Dynamic Traffic Light Algorithm Incorporating Post-Intersection Space Allocation

Abstract

This research presents a novel dynamic traffic light algorithm designed to optimize traffic flow and reduce traffic congestion by dynamically allocating green time based on post-intersection space availability. The algorithm employs a three-stage process: input generation, processing, and output. The input stage involves capturing traffic images using cameras strategically placed at intersections, which are then processed using background subtraction, edge detection, and object counting techniques. The processing phase includes vehicle counting using the YOLOv8 algorithm and open space calculation based on the maximum capacity of each road section. The output phase involves dynamically allocating green time to roads based on available post-intersection space and occupancy rates. The algorithm is designed to adapt to changing traffic conditions by continuously monitoring the post- intersection space and adjusting green times accordingly. It also incorporates a reset timer to ensure the algorithm loops back to the initial stage of gathering and processing traffic images. Simulation experiments using a physical model with toy vehicles and a camera setup demonstrated the benefits of this approach.
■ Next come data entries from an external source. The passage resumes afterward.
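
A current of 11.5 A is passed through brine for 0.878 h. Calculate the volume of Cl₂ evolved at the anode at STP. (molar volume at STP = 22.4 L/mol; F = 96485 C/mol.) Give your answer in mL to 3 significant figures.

4220 mL

Q = 11.5 A × 3160.8 s = 36350 C
Moles of electrons = 36350 / 96485 = 0.3767 mol
2Cl⁻ → Cl₂ + 2e⁻, so n(Cl₂) = 0.3767 / 2 = 0.1884 mol
V = 0.1884 × 22.4 = 4.220 L
= 4220 mL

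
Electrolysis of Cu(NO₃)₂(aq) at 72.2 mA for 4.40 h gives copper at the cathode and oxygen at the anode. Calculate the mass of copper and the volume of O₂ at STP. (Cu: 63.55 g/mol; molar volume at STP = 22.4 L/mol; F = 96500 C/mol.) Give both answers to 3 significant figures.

Q = 0.0722 × 15840 = 1144 C; n(e⁻) = 1144 / 96500 = 0.01185 mol
Cathode: Cu²⁺ + 2e⁻ → Cu → n(Cu) = 0.01185/2 = 0.005925 mol → 0.377 g
Anode: 2H₂O → O₂ + 4H⁺ + 4e⁻ → n(O₂) = 0.01185/4 = 0.002963 mol → 0.0664 L

0.377 g Cu; 0.0664 L O₂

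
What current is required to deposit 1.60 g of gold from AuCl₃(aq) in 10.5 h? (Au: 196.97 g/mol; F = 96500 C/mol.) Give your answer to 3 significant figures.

n(Au) = 1.60 / 196.97 = 0.008123 mol
Au³⁺ + 3e⁻ → Au, so n(e⁻) = 3 × 0.008123 = 0.02437 mol
Q = 0.02437 × 96500 = 2352 C
I = Q / t = 2352 / 37800 s = 0.0622 A

0.0622 A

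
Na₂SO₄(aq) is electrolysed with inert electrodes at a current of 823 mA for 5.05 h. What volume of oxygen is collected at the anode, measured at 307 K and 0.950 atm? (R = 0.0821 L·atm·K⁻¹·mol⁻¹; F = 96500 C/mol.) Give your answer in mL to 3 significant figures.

Charge passed = 0.823 × 18180 = 14960 C
n(e⁻) = Q/F = 14960/96500 = 0.1550 mol
2H₂O → O₂ + 4H⁺ + 4e⁻, so n(O₂) = 0.1550 / 4 = 0.03875 mol
V = nRT/P = 0.03875 × 0.0821 × 307 / 0.950 = 1.028 L
= 1030 mL

1030 mL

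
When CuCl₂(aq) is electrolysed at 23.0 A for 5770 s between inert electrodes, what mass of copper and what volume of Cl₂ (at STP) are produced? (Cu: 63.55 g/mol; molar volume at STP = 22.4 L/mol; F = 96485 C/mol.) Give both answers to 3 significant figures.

Q = 23.0 × 5770 = 1.327×10^5 C; n(e⁻) = 1.327×10^5 / 96485 = 1.375 mol
Cathode: Cu²⁺ + 2e⁻ → Cu → n(Cu) = 1.375/2 = 0.6875 mol → 43.7 g
Anode: 2Cl⁻ → Cl₂ + 2e⁻ → n(Cl₂) = 1.375/2 = 0.6875 mol → 15.4 L

43.7 g Cu; 15.4 L Cl₂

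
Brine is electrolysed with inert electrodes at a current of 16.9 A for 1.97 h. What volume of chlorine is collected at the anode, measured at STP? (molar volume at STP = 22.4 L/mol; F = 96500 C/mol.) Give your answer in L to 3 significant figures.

Charge passed = 16.9 × 7092 = 1.199×10^5 C
n(e⁻) = Q/F = 1.199×10^5/96500 = 1.242 mol
2Cl⁻ → Cl₂ + 2e⁻, so n(Cl₂) = 1.242 / 2 = 0.6210 mol
V = 0.6210 × 22.4 = 13.91 L

13.9 L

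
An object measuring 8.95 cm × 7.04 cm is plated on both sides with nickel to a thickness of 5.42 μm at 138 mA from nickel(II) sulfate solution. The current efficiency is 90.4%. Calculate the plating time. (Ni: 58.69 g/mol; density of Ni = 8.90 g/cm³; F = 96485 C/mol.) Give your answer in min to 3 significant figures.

267 min

Plated area = 2 × 8.95 × 7.04 = 126.0 cm²
Volume = 126.0 × 5.42×10⁻⁴ cm = 0.06829 cm³
m(Ni) = 0.06829 × 8.90 = 0.6078 g
n(Ni) = 0.6078 / 58.69 = 0.01036 mol; n(e⁻) = 2 × 0.01036 = 0.02072 mol
Q = 0.02072 × 96485 / 0.904 = 2211 C
t = 2211 / 0.138 = 16020 s = 267 min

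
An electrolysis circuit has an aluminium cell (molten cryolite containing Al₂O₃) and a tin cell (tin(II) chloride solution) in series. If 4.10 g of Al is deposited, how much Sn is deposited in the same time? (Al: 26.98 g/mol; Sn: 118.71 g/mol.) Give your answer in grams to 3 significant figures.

27.1 g

n(Al) = 4.10 / 26.98 = 0.1520 mol
Al³⁺ + 3e⁻ → Al, so n(e⁻) = 3 × 0.1520 = 0.4560 mol
Same current for the same time ⇒ same n(e⁻) = 0.4560 mol in both cells.
Sn²⁺ + 2e⁻ → Sn, so n(Sn) = 0.4560 / 2 = 0.2280 mol
m(Sn) = 0.2280 × 118.71 = 27.1 g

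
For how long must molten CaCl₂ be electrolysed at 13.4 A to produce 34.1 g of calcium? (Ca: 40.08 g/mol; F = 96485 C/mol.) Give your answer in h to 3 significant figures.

n(Ca) = 34.1 / 40.08 = 0.8508 mol
Ca²⁺ + 2e⁻ → Ca, so n(e⁻) = 2 × 0.8508 = 1.702 mol
Q = 1.702 × 96485 = 1.642×10^5 C
t = Q / I = 1.642×10^5 / 13.4 = 12250 s = 3.40 h

3.40 h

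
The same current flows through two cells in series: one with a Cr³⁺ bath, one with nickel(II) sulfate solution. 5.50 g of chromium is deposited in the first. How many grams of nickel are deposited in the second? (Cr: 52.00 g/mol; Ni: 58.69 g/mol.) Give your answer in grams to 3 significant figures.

n(Cr) = 5.50 / 52.00 = 0.1058 mol
Cr³⁺ + 3e⁻ → Cr, so n(e⁻) = 3 × 0.1058 = 0.3174 mol
Since the cells are in series, n(e⁻) in the Ni cell is also 0.3174 mol.
Ni²⁺ + 2e⁻ → Ni, so n(Ni) = 0.3174 / 2 = 0.1587 mol
m(Ni) = 0.1587 × 58.69 = 9.31 g

9.31 g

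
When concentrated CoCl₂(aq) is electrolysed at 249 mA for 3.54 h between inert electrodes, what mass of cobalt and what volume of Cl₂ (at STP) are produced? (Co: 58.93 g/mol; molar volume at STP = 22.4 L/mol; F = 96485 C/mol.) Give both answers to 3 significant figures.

0.969 g Co; 0.368 L Cl₂

Q = 0.249 × 12744 = 3173 C; n(e⁻) = 3173 / 96485 = 0.03289 mol
Cathode: Co²⁺ + 2e⁻ → Co → n(Co) = 0.03289/2 = 0.01645 mol → 0.969 g
Anode: 2Cl⁻ → Cl₂ + 2e⁻ → n(Cl₂) = 0.03289/2 = 0.01645 mol → 0.368 L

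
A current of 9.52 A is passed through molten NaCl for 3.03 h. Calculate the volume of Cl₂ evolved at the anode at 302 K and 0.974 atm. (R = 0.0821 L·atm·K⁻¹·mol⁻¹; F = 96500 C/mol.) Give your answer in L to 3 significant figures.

Q = 9.52 A × 10908 s = 1.038×10^5 C
n(e⁻) = 1.038×10^5 / 96500 = 1.076 mol
2Cl⁻ → Cl₂ + 2e⁻, so n(Cl₂) = 1.076 / 2 = 0.5380 mol
V = nRT/P = 0.5380 × 0.0821 × 302 / 0.974 = 13.70 L

13.7 L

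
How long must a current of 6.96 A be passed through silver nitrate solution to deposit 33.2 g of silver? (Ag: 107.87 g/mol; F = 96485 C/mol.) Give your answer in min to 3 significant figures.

71.1 min

n(Ag) = 33.2 / 107.87 = 0.3078 mol
Ag⁺ + e⁻ → Ag, so n(e⁻) = 0.3078 mol
Q = 0.3078 × 96485 = 29700 C
t = Q / I = 29700 / 6.96 = 4267 s = 71.1 min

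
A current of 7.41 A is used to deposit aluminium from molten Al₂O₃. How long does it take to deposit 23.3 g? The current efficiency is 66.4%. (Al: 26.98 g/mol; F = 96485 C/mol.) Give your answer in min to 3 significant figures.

847 min

n(Al) = 23.3 / 26.98 = 0.8636 mol
Al³⁺ + 3e⁻ → Al, so n(e⁻) = 3 × 0.8636 = 2.591 mol
Q = 2.591 × 96485 / 0.664 = 3.765×10^5 C
t = Q / I = 3.765×10^5 / 7.41 = 50810 s = 847 min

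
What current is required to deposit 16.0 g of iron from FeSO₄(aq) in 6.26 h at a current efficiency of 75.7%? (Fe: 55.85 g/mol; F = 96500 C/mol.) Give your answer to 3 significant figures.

3.24 A

n(Fe) = 16.0 / 55.85 = 0.2865 mol
Fe²⁺ + 2e⁻ → Fe, so n(e⁻) = 2 × 0.2865 = 0.5730 mol
Q = 0.5730 × 96500 / 0.757 = 73040 C
I = Q / t = 73040 / 22536 s = 3.24 A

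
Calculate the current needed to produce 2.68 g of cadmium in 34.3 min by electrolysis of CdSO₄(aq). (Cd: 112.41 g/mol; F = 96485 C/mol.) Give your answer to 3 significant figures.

2.24 A

n(Cd) = 2.68 / 112.41 = 0.02384 mol
Cd²⁺ + 2e⁻ → Cd, so n(e⁻) = 2 × 0.02384 = 0.04768 mol
Q = 0.04768 × 96485 = 4600 C
I = Q / t = 4600 / 2058 s = 2.24 A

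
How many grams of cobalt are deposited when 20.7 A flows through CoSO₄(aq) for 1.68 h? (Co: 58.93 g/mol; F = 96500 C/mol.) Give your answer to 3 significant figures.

38.2 g

Charge passed = 20.7 × 6048 = 1.252×10^5 C
n(e⁻) = 1.252×10^5 / 96500 = 1.297 mol
Co²⁺ + 2e⁻ → Co, so n(Co) = 1.297 / 2 = 0.6485 mol
m = 0.6485 × 58.93 = 38.2 g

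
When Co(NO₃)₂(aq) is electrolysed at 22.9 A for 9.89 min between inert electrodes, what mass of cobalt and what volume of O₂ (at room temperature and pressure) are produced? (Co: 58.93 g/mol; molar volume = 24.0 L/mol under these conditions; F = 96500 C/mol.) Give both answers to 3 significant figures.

Q = 22.9 × 593.4 = 13590 C; n(e⁻) = 13590 / 96500 = 0.1408 mol
Cathode: Co²⁺ + 2e⁻ → Co → n(Co) = 0.1408/2 = 0.07040 mol → 4.15 g
Anode: 2H₂O → O₂ + 4H⁺ + 4e⁻ → n(O₂) = 0.1408/4 = 0.03520 mol → 0.845 L

4.15 g Co; 0.845 L O₂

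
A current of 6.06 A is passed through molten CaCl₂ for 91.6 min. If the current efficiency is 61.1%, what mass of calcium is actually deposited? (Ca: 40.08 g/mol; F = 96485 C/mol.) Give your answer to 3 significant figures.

Q = 6.06 × 5496 = 33310 C
n(e⁻) = 33310 / 96485 = 0.3452 mol
Ca²⁺ + 2e⁻ → Ca, so theoretical m(Ca) = 0.1726 × 40.08 = 6.918 g
Actual mass = 61.1% × 6.918 = 4.23 g

4.23 g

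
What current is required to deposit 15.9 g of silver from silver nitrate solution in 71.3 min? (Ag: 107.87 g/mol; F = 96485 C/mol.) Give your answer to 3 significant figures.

3.32 A

n(Ag) = 15.9 / 107.87 = 0.1474 mol
Ag⁺ + e⁻ → Ag, so n(e⁻) = 0.1474 mol
Q = 0.1474 × 96485 = 14220 C
I = Q / t = 14220 / 4278 s = 3.32 A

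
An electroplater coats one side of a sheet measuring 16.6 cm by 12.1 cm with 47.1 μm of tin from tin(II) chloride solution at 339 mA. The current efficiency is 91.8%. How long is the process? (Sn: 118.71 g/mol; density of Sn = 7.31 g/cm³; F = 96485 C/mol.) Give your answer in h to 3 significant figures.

Plated area = 16.6 × 12.1 = 200.9 cm²
Volume = 200.9 × 47.1×10⁻⁴ cm = 0.9462 cm³
m(Sn) = 0.9462 × 7.31 = 6.917 g
n(Sn) = 6.917 / 118.71 = 0.05827 mol; n(e⁻) = 2 × 0.05827 = 0.1165 mol
Q = 0.1165 × 96485 / 0.918 = 12240 C
t = 12240 / 0.339 = 36110 s = 10.0 h

10.0 h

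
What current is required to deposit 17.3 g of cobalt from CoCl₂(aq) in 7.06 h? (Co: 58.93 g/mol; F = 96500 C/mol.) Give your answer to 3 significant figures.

n(Co) = 17.3 / 58.93 = 0.2936 mol
Co²⁺ + 2e⁻ → Co, so n(e⁻) = 2 × 0.2936 = 0.5872 mol
Q = 0.5872 × 96500 = 56660 C
I = Q / t = 56660 / 25416 s = 2.23 A

2.23 A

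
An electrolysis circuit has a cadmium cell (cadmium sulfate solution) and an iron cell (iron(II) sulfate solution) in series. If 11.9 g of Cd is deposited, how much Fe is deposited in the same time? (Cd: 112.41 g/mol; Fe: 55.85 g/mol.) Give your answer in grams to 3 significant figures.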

Compared to the density-based approaches[1], this algorithm reduced average vehicle delay by 20-30%, increased overall intersection throughput by 15-25%, and decreased maximum queue lengths in each lane by 25-35%. It also adapted more effectively to fluctuations in traffic conditions, improving performance metrics by 20-30%. These results highlight the potential of incorporating downstream space considerations into traffic light control algorithms to enhance intersection efficiency, reduce traffic congestion, and enable more adaptive and fair traffic management.